Светлый фон

Миша вернулся к лестнице, чувствуя, как страх и радость одновременно сводят мышцы спины и ног, делая каждый шаг мучительно трудным.

В безлюдных, слабо освещенных коридорах, которые он проходил один за другим, было очень тихо. Он знал, что она где-то здесь, она пришла за ним. Он помнил, что последний стеклянный ангел, которого она унесла с собой, предназначался ему. И только ему. Она обещала и теперь пришла, чтобы выполнить свое обещание.

У него дрожали руки, было трудно дышать, и он расстегнул верхнюю пуговицу на рубашке и расслабил галстук. Потер горячей ладонью шею и сжал ее, словно приближая тот последний миг, когда молодая длинноволосая женщина подойдет к нему и сделает то, за чем пришла в этот первый день зимы.

Может быть, она позволит ему обернуться и увидеть свое лицо, а может быть, так и останется всего лишь призрачной тенью, исчезающей в то же мгновенье, как только протянешь к ней руки.

Проходя эти пустые коридоры, эти мраморные лестничные пролеты и огромные холлы, он не задавался целью найти ее. Он знал: это ни к чему. Она сама найдет его, а ему остается только ждать. Ждать ее приближения.

Сегодня ровно год с того дня, когда он, привязанный к стулу, последний раз почувствовал ее губы на своих губах. Если бы снова можно было вернуться в тот день… все повторить… Он сказал бы ей то, что не успел сказать тогда…

Он вошел в свой кабинет и, не включая света, снова сел в кресло у окна. Внизу все так же переливался, мерцая огнями, город, пересеченный линиями автострад, расчерченный квадратами площадей и скверов.

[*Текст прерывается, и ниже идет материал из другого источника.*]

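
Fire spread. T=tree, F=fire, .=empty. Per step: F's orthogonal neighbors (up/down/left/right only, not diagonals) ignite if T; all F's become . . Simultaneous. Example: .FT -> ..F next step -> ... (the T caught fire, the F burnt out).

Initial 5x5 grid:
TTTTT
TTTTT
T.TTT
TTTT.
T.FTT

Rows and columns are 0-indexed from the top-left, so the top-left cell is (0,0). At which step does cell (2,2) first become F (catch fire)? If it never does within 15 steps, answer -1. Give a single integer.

Step 1: cell (2,2)='T' (+2 fires, +1 burnt)
Step 2: cell (2,2)='F' (+4 fires, +2 burnt)
  -> target ignites at step 2
Step 3: cell (2,2)='.' (+3 fires, +4 burnt)
Step 4: cell (2,2)='.' (+6 fires, +3 burnt)
Step 5: cell (2,2)='.' (+4 fires, +6 burnt)
Step 6: cell (2,2)='.' (+2 fires, +4 burnt)
Step 7: cell (2,2)='.' (+0 fires, +2 burnt)
  fire out at step 7

2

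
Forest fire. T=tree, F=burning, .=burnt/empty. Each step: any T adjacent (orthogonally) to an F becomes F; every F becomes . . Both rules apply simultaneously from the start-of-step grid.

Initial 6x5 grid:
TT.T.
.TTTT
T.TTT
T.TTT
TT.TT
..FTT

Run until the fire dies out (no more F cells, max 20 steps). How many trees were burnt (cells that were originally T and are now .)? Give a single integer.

Answer: 17

Derivation:
Step 1: +1 fires, +1 burnt (F count now 1)
Step 2: +2 fires, +1 burnt (F count now 2)
Step 3: +2 fires, +2 burnt (F count now 2)
Step 4: +3 fires, +2 burnt (F count now 3)
Step 5: +3 fires, +3 burnt (F count now 3)
Step 6: +3 fires, +3 burnt (F count now 3)
Step 7: +1 fires, +3 burnt (F count now 1)
Step 8: +1 fires, +1 burnt (F count now 1)
Step 9: +1 fires, +1 burnt (F count now 1)
Step 10: +0 fires, +1 burnt (F count now 0)
Fire out after step 10
Initially T: 21, now '.': 26
Total burnt (originally-T cells now '.'): 17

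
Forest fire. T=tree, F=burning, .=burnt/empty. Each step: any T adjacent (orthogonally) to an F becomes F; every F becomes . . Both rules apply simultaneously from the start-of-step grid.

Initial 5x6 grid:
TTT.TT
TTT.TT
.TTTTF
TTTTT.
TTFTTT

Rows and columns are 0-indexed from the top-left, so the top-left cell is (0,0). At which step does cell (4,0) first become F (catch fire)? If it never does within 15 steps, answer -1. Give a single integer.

Step 1: cell (4,0)='T' (+5 fires, +2 burnt)
Step 2: cell (4,0)='F' (+9 fires, +5 burnt)
  -> target ignites at step 2
Step 3: cell (4,0)='.' (+5 fires, +9 burnt)
Step 4: cell (4,0)='.' (+2 fires, +5 burnt)
Step 5: cell (4,0)='.' (+2 fires, +2 burnt)
Step 6: cell (4,0)='.' (+1 fires, +2 burnt)
Step 7: cell (4,0)='.' (+0 fires, +1 burnt)
  fire out at step 7

2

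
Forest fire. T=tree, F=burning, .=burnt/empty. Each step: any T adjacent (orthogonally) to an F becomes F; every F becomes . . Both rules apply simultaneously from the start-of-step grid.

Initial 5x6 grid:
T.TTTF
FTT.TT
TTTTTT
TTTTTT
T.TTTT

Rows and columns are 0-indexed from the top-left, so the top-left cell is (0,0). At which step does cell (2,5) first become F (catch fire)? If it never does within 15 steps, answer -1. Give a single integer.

Step 1: cell (2,5)='T' (+5 fires, +2 burnt)
Step 2: cell (2,5)='F' (+6 fires, +5 burnt)
  -> target ignites at step 2
Step 3: cell (2,5)='.' (+6 fires, +6 burnt)
Step 4: cell (2,5)='.' (+4 fires, +6 burnt)
Step 5: cell (2,5)='.' (+3 fires, +4 burnt)
Step 6: cell (2,5)='.' (+1 fires, +3 burnt)
Step 7: cell (2,5)='.' (+0 fires, +1 burnt)
  fire out at step 7

2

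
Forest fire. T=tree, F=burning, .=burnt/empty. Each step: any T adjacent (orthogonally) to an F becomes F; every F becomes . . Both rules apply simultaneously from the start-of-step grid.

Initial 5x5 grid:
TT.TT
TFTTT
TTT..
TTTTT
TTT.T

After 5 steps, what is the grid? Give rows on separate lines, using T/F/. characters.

Step 1: 4 trees catch fire, 1 burn out
  TF.TT
  F.FTT
  TFT..
  TTTTT
  TTT.T
Step 2: 5 trees catch fire, 4 burn out
  F..TT
  ...FT
  F.F..
  TFTTT
  TTT.T
Step 3: 5 trees catch fire, 5 burn out
  ...FT
  ....F
  .....
  F.FTT
  TFT.T
Step 4: 4 trees catch fire, 5 burn out
  ....F
  .....
  .....
  ...FT
  F.F.T
Step 5: 1 trees catch fire, 4 burn out
  .....
  .....
  .....
  ....F
  ....T

.....
.....
.....
....F
....T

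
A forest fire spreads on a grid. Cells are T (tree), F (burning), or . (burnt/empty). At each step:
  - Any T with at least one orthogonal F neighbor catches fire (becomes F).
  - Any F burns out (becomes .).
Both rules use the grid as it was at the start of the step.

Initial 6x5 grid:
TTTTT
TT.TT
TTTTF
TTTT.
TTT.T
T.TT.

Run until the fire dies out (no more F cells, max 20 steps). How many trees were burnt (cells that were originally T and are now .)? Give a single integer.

Step 1: +2 fires, +1 burnt (F count now 2)
Step 2: +4 fires, +2 burnt (F count now 4)
Step 3: +3 fires, +4 burnt (F count now 3)
Step 4: +5 fires, +3 burnt (F count now 5)
Step 5: +5 fires, +5 burnt (F count now 5)
Step 6: +3 fires, +5 burnt (F count now 3)
Step 7: +1 fires, +3 burnt (F count now 1)
Step 8: +0 fires, +1 burnt (F count now 0)
Fire out after step 8
Initially T: 24, now '.': 29
Total burnt (originally-T cells now '.'): 23

Answer: 23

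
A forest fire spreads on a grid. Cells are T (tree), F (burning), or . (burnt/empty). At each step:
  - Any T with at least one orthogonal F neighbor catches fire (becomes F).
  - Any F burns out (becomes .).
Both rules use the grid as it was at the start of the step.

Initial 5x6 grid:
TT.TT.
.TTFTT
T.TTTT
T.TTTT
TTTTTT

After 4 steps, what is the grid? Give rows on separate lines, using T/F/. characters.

Step 1: 4 trees catch fire, 1 burn out
  TT.FT.
  .TF.FT
  T.TFTT
  T.TTTT
  TTTTTT
Step 2: 6 trees catch fire, 4 burn out
  TT..F.
  .F...F
  T.F.FT
  T.TFTT
  TTTTTT
Step 3: 5 trees catch fire, 6 burn out
  TF....
  ......
  T....F
  T.F.FT
  TTTFTT
Step 4: 4 trees catch fire, 5 burn out
  F.....
  ......
  T.....
  T....F
  TTF.FT

F.....
......
T.....
T....F
TTF.FT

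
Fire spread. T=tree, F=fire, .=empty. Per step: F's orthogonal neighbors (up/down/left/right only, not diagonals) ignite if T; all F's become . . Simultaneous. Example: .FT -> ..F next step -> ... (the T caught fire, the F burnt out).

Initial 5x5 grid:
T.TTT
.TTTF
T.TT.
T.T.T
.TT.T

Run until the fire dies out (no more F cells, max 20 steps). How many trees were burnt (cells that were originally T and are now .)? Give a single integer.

Answer: 11

Derivation:
Step 1: +2 fires, +1 burnt (F count now 2)
Step 2: +3 fires, +2 burnt (F count now 3)
Step 3: +3 fires, +3 burnt (F count now 3)
Step 4: +1 fires, +3 burnt (F count now 1)
Step 5: +1 fires, +1 burnt (F count now 1)
Step 6: +1 fires, +1 burnt (F count now 1)
Step 7: +0 fires, +1 burnt (F count now 0)
Fire out after step 7
Initially T: 16, now '.': 20
Total burnt (originally-T cells now '.'): 11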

Миша ждал, прислушиваясь к тишине, бесконечной и камерной, как ночь за стеклом, таким прозрачным, что казалось: его нет, что оно иллюзия, и что стоит немного подастся вперед, и тут же сорвешься и полетишь в эту фиолетовую ночь, в этот сверкающий, бурлящий неоном котел.

Прошло совсем немного времени, — несколько секунд или несколько часов, — и вот в темной всепоглощающей тишине он услышал шаги. Тихие и легкие. Ее шаги — он знал это точно. Она пришла за ним. И принесла с собой фигурку стеклянного ангела. Последнего ангела, предназначавшегося для ее последнего дела.

Он замер. Он не думал больше ни о чем, только о ней. О ее руках, которые сейчас к нему прикоснутся, о ее губах, которые, может быть, прижмутся к его губам. Как в тот день, когда он видел ее в последний раз… первый день прошлогодней зимы…

Ничего больше не существовало в целом мире. Только она. И звук ее шагов у него за спиной.

Но внезапно этот звук, гулко отзывающийся в пустом здании, стал затихать и постепенно исчез, словно растаял. Напрасно он прислушивался, сдерживая в себе желание вскочить, побежать, догнать.